The tiny gangsters were making up their own games. One was currently standing on her head next to Silver, while another two had stuffed so many cherries into their mouths that they looked like chipmunks. It was a contest from what she could see, with the stems of the cherries neatly lined up beside them.

Two more were in bear-cub form, doing “kung fu”—as told to Silver by the martial artists themselves before they shifted.

“How many seconds?” the head-stander called out.

“Seven,” Silver said.

“Nika’s mated!” the same child called out. “I like Nika!” Tumbling to the floor, she rubbed at the top of her head before running off toward the food table.

Silver watched the tiny girl duck between much larger bears with fearless dexterity, saw a hand reach down to pluck her up and throw her across the room into another pair of waiting arms. She was lowered to the floor right by the food, a wide grin on her face.

“Boom, boom.” A very small cub lurched against Silver’s chair, balance not yet his strong point. Someone had shaped and gelled his soft blond hair into a Mohawk, and dressed him in a miniature replica of a biker jacket, complete with fake chains. “Boom, boom!”

“Yes, the music has a strong beat,” Silver responded. “It’s not as loud as I expected, however.”
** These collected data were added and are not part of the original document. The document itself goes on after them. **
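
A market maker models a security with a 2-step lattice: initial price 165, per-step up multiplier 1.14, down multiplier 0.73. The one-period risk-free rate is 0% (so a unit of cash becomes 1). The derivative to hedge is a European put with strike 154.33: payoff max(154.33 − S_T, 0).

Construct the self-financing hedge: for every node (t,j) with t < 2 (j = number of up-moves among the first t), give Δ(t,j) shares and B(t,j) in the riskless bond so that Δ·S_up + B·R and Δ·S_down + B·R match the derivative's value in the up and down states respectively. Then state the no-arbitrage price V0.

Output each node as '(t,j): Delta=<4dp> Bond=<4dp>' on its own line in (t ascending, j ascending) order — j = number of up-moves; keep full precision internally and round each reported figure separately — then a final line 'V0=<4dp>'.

The replicating-portfolio and risk-neutral prices coincide; use p* = (1−0.73)/(1.14−0.73) = 0.6585 for the latter.
Payoff layer (t=2): V(2,0)=66.4015, V(2,1)=17.0170, V(2,2)=0.0000
Node (1,0) S=120.4500: V=(p*·17.0170+(1−p*)·66.4015)/1=33.8800; Δ=(17.0170−66.4015)/(137.3130−87.9285)=-1.0000; B=V−Δ·S=154.3300
Node (1,1) S=188.1000: V=(p*·0.0000+(1−p*)·17.0170)/1=5.8107; Δ=(0.0000−17.0170)/(214.4340−137.3130)=-0.2207; B=V−Δ·S=47.3156
Node (0,0) S=165.0000: V=(p*·5.8107+(1−p*)·33.8800)/1=15.3953; Δ=(5.8107−33.8800)/(188.1000−120.4500)=-0.4149; B=V−Δ·S=83.8571
Self-financing check: at every node Δ·S+B equals the discounted successor values.

(0,0): Delta=-0.4149 Bond=83.8571
(1,0): Delta=-1.0000 Bond=154.3300
(1,1): Delta=-0.2207 Bond=47.3156
V0=15.3953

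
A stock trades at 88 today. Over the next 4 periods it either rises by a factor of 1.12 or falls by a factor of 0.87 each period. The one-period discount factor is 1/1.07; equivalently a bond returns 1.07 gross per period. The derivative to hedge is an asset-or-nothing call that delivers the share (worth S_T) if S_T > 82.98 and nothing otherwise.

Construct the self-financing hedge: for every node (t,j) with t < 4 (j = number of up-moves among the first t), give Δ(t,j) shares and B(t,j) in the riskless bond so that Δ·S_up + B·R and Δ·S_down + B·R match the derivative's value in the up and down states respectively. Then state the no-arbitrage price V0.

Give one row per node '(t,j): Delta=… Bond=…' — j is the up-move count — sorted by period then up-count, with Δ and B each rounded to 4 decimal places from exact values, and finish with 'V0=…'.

Risk-neutral probability p* = (R−d)/(u−d) = (1.07−0.87)/(1.12−0.87) = 0.8000.
Terminal values V(4,·): V(4,0)=0.0000, V(4,1)=0.0000, V(4,2)=83.5521, V(4,3)=107.5613, V(4,4)=138.4697
  t=3,j=0: stock 57.9483 → up 64.9021 (V=0.0000), down 50.4150 (V=0.0000). Price 0.0000; hedge Δ=0.0000, bond B=0.0000.
  t=3,j=1: stock 74.6001 → up 83.5521 (V=83.5521), down 64.9021 (V=0.0000). Price 62.4688; hedge Δ=4.4800, bond B=-271.7394.
  t=3,j=2: stock 96.0369 → up 107.5613 (V=107.5613), down 83.5521 (V=83.5521). Price 96.0369; hedge Δ=1.0000, bond B=0.0000.
  t=3,j=3: stock 123.6337 → up 138.4697 (V=138.4697), down 107.5613 (V=107.5613). Price 123.6337; hedge Δ=1.0000, bond B=0.0000.
  t=2,j=0: stock 66.6072 → up 74.6001 (V=62.4688), down 57.9483 (V=0.0000). Price 46.7057; hedge Δ=3.7515, bond B=-203.1697.
  t=2,j=1: stock 85.7472 → up 96.0369 (V=96.0369), down 74.6001 (V=62.4688). Price 83.4797; hedge Δ=1.5659, bond B=-50.7924.
  t=2,j=2: stock 110.3872 → up 123.6337 (V=123.6337), down 96.0369 (V=96.0369). Price 110.3872; hedge Δ=1.0000, bond B=0.0000.
  t=1,j=0: stock 76.5600 → up 85.7472 (V=83.4797), down 66.6072 (V=46.7057). Price 71.1447; hedge Δ=1.9213, bond B=-75.9513.
  t=1,j=1: stock 98.5600 → up 110.3872 (V=110.3872), down 85.7472 (V=83.4797). Price 98.1362; hedge Δ=1.0920, bond B=-9.4939.
  t=0,j=0: stock 88.0000 → up 98.5600 (V=98.1362), down 76.5600 (V=71.1447). Price 86.6709; hedge Δ=1.2269, bond B=-21.2948.
Root portfolio cost Δ·88+B reproduces V0=86.6709.

(0,0): Delta=1.2269 Bond=-21.2948
(1,0): Delta=1.9213 Bond=-75.9513
(1,1): Delta=1.0920 Bond=-9.4939
(2,0): Delta=3.7515 Bond=-203.1697
(2,1): Delta=1.5659 Bond=-50.7924
(2,2): Delta=1.0000 Bond=0.0000
(3,0): Delta=0.0000 Bond=0.0000
(3,1): Delta=4.4800 Bond=-271.7394
(3,2): Delta=1.0000 Bond=0.0000
(3,3): Delta=1.0000 Bond=0.0000
V0=86.6709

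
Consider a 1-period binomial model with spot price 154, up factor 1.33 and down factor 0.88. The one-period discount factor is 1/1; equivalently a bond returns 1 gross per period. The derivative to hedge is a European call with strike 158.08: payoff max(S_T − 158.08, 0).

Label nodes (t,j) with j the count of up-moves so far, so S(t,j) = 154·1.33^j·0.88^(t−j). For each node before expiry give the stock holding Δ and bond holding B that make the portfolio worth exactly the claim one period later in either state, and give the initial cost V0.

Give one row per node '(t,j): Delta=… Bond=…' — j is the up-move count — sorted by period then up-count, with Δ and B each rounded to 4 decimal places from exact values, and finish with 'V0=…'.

Under the risk-neutral measure, an up-move has probability p* = (R−d)/(u−d) = 0.2667 and values discount at R = 1.
Terminal payoffs: V(1,0)=0.0000, V(1,1)=46.7400
Node (0,0) S=154.0000: V=(p*·46.7400+(1−p*)·0.0000)/1=12.4640; Δ=(46.7400−0.0000)/(204.8200−135.5200)=0.6745; B=V−Δ·S=-91.4027
Check: Δ(0,0)·S0 + B(0,0) = 12.4640 = V0.

(0,0): Delta=0.6745 Bond=-91.4027
V0=12.4640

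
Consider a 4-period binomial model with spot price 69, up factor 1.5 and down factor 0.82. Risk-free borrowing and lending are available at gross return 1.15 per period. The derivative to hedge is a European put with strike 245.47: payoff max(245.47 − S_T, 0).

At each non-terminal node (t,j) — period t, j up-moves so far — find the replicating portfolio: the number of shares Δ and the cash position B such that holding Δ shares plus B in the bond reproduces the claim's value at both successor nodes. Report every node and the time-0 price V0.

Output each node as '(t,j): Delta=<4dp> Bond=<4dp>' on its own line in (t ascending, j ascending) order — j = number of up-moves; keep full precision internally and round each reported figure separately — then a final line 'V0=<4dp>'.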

Big blue eyes looked at her with solemn attention. “Boom, boom!” He then dropped a soggy half-eaten cookie onto her lap.

Plucking the child into his arms, Valentin blew a raspberry on his stomach. The cub giggled. “You should be in bed.” Despite the stern words, Valentin cuddled the cub close and began to pat the little boy’s back as he leaned up against the wall next to Silver. “Sound’s calibrated not to blow out our eardrums.”

Silver put the unwanted cookie on a discarded plate nearby. “Of course.” Changeling hearing was acute. “I haven’t seen you take a drink.” It was his sister’s mating the clan was celebrating, after all.

A wink. “I’ll wait until Nika’s home with her engineer. That’ll be a party.”

Silver looked around the wild chaos of the Cavern. The kung fu cubs were now doing kung fu on the legs of adult bears, while the beer-drinking bears were pointing to the whiskey bottle on the bar table, and nodding at one another. Pavel’s twin, Yakov, was spinning Anastasia in a dance that kept crashing them both into the other couples. At which point, everyone involved cracked up laughing . . . right before a pie sailed from across the room to nail Yakov on the back of his head.